É urgente controlar o crescimento de casos e mortes por COVID-19 no Brasil

Publicado originalmente em Observatório COVID-19 BR. Para acessar, clique aqui.

Destaques
  • Há uma clara e forte tendência de crescimento de casos, internações e óbitos por COVID-19 em quase todo o país, especialmente nos estados do Sul e Sudeste
  • A retomada de muitas atividades e as reuniões e festas de fim de ano preocupam muito porque podem piorar uma situação que já é grave.
  • O Observatório Covid-19 BR pede urgência na tomada de atitudes de todos – governo e indivíduos – a fim de evitar maior sofrimento e mortes nas pŕoximas semanas.
Aumentam casos e óbitos por Covid-19: risco de colapso de leitos hospitalares está de volta

Os sinais de retorno do crescimento do número de casos e óbitos por Covid-19 no Brasil já estão presentes em todas as fontes de informação. Neste momento, já não há mais dúvidas sobre a intensificação da epidemia em vários estados do país, especialmente nas regiões sul e sudeste. Tanto as análises do Observatório Covid-19 BR como do projeto Infogripe, assim como os dados do Painel Coronavírus do próprio Ministério da Saúde, mostram que a tendência de queda no número de casos e óbitos, verificada há pouco tempo atrás, já se reverteu completamente.

Desde meados de maio o número de casos por 100.000 habitantes por semana no país está acima de 50, valor que serve de referência em alguns países europeus como indicativo de transmissão elevada. Mesmo sem levar em conta o fato de que no Brasil se testa muito pouco, nossa taxa vem crescendo, e estamos atualmente em 143 casos por 100.000 habitantes por semana. Em perspectiva com outros países, o Brasil já é, de novo, um dos países com a maior taxa de crescimento diário de novos infectados e novos óbitos.

O crescimento de casos de Covid-19 se reflete no aumento de internações e consequente aumento de óbitos. Tais tendências não são homogêneas no país, havendo estados e cidades em situação gravíssima, enquanto em outros a situação é mais estável. No entanto, se olharmos para o país como um todo, o aumento de casos é indiscutível. Em apenas seis semanas, os casos mais do que duplicaram, muito devido ao recrudescimento da pandemia em estados muito populosos, como Rio de Janeiro e São Paulo.

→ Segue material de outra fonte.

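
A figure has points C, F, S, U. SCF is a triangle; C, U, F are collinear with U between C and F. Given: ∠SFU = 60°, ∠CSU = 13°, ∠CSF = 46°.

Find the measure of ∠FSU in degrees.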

No estado do Rio de Janeiro, o número de internações por Síndrome Respiratória Aguda (SRAG) tem aumentado desde o início da segunda quinzena de outubro, com reflexo nas taxas de ocupação de leitos ambulatoriais e de UTI, superando 90% de ocupação de leitos UTI Covid-19 e 100% de leitos de suporte a vida da REDE SUS desde o início de dezembro na capital. Em São Paulo a situação é semelhante, com os índices indicando um retorno à situação que se vivia no início de setembro, com a importante diferença de que, naquela época, estávamos em fase de decréscimo de casos e agora estamos em fase de subida. Outros exemplos também impressionam. Em Santa Catarina o número de óbitos aumentou em 300% desde o início de novembro; na cidade de Salvador, a taxa de ocupação de UTIs está em 75%.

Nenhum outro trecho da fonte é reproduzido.